I have tested the same cases on my local and everything is working fine, even if I send 100 transactions in parallel each second in a long loop I can find all the logs generated by the service (I'm wirtting the logs to a file), so I'm only having this issue in GKE.
Also I understand that @RestController is thread safe, so I'm not seeing inconsistencies in the logs or responses.
I'm using MDC with the configuration in Logback includeMDC, basically I'm adding the transactionId to the MDC context MDC.put("transactionId", transactionId), if I'm not wrong MDC is also thread safe, so it should not be the problem.
My logback file looks like this.
<?xml version="1.0" encoding="UTF-8"?>
<include resource="org/springframework/cloud/gcp/autoconfigure/logging/logback-appender.xml"/>
<include resource="org/springframework/boot/logging/logback/defaults.xml"/>
<include resource="org/springframework/boot/logging/logback/console-appender.xml"/>
<appender name="CONSOLE_JSON_APP" class="ch.qos.logback.core.ConsoleAppender">
<encoder class="ch.qos.logback.core.encoder.LayoutWrappingEncoder">
<layout class="org.springframework.cloud.gcp.logging.StackdriverJsonLayout">
<appender name="CONSOLE_JSON_EXT" class="ch.qos.logback.core.ConsoleAppender">
<encoder class="ch.qos.logback.core.encoder.LayoutWrappingEncoder">
<layout class="org.springframework.cloud.gcp.logging.StackdriverJsonLayout">
<!-- Loggers-->
<root level="INFO" name="info-log">
<appender-ref ref="LOCAL_EXTERNAL_DEP"/>
<logger name="com.example.test.service" level="INFO" additivity="false">
<appender-ref ref="LOCAL_APP" />
The restController looks like this.
public class TestServiceController {
public Response evaluate(@RequestBody Request request) {
UUID transactionId = UUID.randomUUID();
Logger.info("Starting transaction: ", transactionId ).
MDC.put("transactionId", transactionId.toString());
//Some java code here (Only simple things)
Logger.info("This is the mid of controller").
//Some java code here (Only simple things)
Logger.info("End of trx, cleaning MDC context : ", transactionId).

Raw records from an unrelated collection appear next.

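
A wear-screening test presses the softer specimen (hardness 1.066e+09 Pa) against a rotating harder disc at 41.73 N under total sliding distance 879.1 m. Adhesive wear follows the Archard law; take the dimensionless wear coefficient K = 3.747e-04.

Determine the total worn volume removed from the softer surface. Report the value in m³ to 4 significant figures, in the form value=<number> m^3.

All working math runs at full float precision, and the intermediates are displayed rounded, and one final rounding: four significant figures.
As SI base values: W = 41.73 N, H = 1.066e+09 Pa, K = 3.747e-04.
The Archard volume V = K·W·L/H = 3.747e-04 · 41.73 · 879.1 / 1.066e+09 = 1.289e-08 m³.

value=1.289e-08 m^3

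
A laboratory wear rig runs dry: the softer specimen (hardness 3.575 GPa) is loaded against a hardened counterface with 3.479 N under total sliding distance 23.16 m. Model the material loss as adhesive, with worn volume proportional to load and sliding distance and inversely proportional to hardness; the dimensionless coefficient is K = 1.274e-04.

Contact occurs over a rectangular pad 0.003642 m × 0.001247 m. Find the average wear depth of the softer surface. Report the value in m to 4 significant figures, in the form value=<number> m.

The intermediates are shown rounded. The algebra maintains full float precision; a single final rounding to four significant digits.
Convert: Hardness H = 3.575 GPa = 3.575e+09 Pa.
Convert: Contact area A = 0.003642 m × 0.001247 m = 4.542e-06 m².
As SI base values: W = 3.479 N, H = 3.575e+09 Pa, K = 1.274e-04.
Archard volume V = K·W·L/H = 1.274e-04 · 3.479 · 23.16 / 3.575e+09 = 2.871e-12 m³.
Mean wear depth h = V/A = 2.871e-12 / 4.542e-06 = 6.322e-07 m.

value=6.322e-07 m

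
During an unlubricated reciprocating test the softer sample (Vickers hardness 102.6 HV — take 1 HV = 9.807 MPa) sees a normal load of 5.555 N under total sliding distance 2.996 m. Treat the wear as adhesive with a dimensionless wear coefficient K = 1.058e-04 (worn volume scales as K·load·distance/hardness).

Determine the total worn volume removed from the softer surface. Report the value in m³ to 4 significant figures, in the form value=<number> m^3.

All working math carries full precision. Intermediates are shown rounded. Rounded just once, at 4 significant figures.
Hardness H = 102.6 HV × 9.807 MPa/HV = 1006 MPa = 1.006e+09 Pa.
Expressed in SI base units: W = 5.555 N, H = 1.006e+09 Pa, K = 1.058e-04.
By Archard's law, V = K·W·L/H = 1.058e-04 · 5.555 · 2.996 / 1.006e+09 = 1.750e-12 m³.

value=1.750e-12 m^3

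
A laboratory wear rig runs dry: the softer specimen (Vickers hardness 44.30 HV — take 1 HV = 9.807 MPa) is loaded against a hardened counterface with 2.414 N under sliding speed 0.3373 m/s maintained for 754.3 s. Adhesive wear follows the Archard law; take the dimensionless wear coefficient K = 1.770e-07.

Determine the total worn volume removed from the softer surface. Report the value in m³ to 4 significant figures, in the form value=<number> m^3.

value=2.502e-13 m^3

All arithmetic holds full precision. Intermediate values appear rounded — one last rounding, at 4 significant figures.
The distance L = v·t = 0.3373 m/s × 754.3 s = 254.4 m.
Hardness H = 44.30 HV × 9.807 MPa/HV = 434.5 MPa = 4.345e+08 Pa.
Working in SI base units: W = 2.414 N, H = 4.345e+08 Pa, K = 1.770e-07.
Worn volume V = K·W·L/H = 1.770e-07 · 2.414 · 254.4 / 4.345e+08 = 2.502e-13 m³.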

return transaction.getResponse();
At this moment my only guess is that Cloud Logging is skipping similar logs generated in a short period of time (Basically parallels executions).
我已经看到了您所描述的问题,当时您所描述的问题是当应用程序未配置为直接刷新到STDOUT/ stderr。
Try adjusting the flushing settings. For example, set flushLevel to DEBUG. Docs about flushLevel: https://docs.spring.io/spring-cloud-gcp/docs/current/reference/html/logging.html#_log_via_api
I've seen the issue you described when applications aren't configured to flush logs directly to stdout/stderr.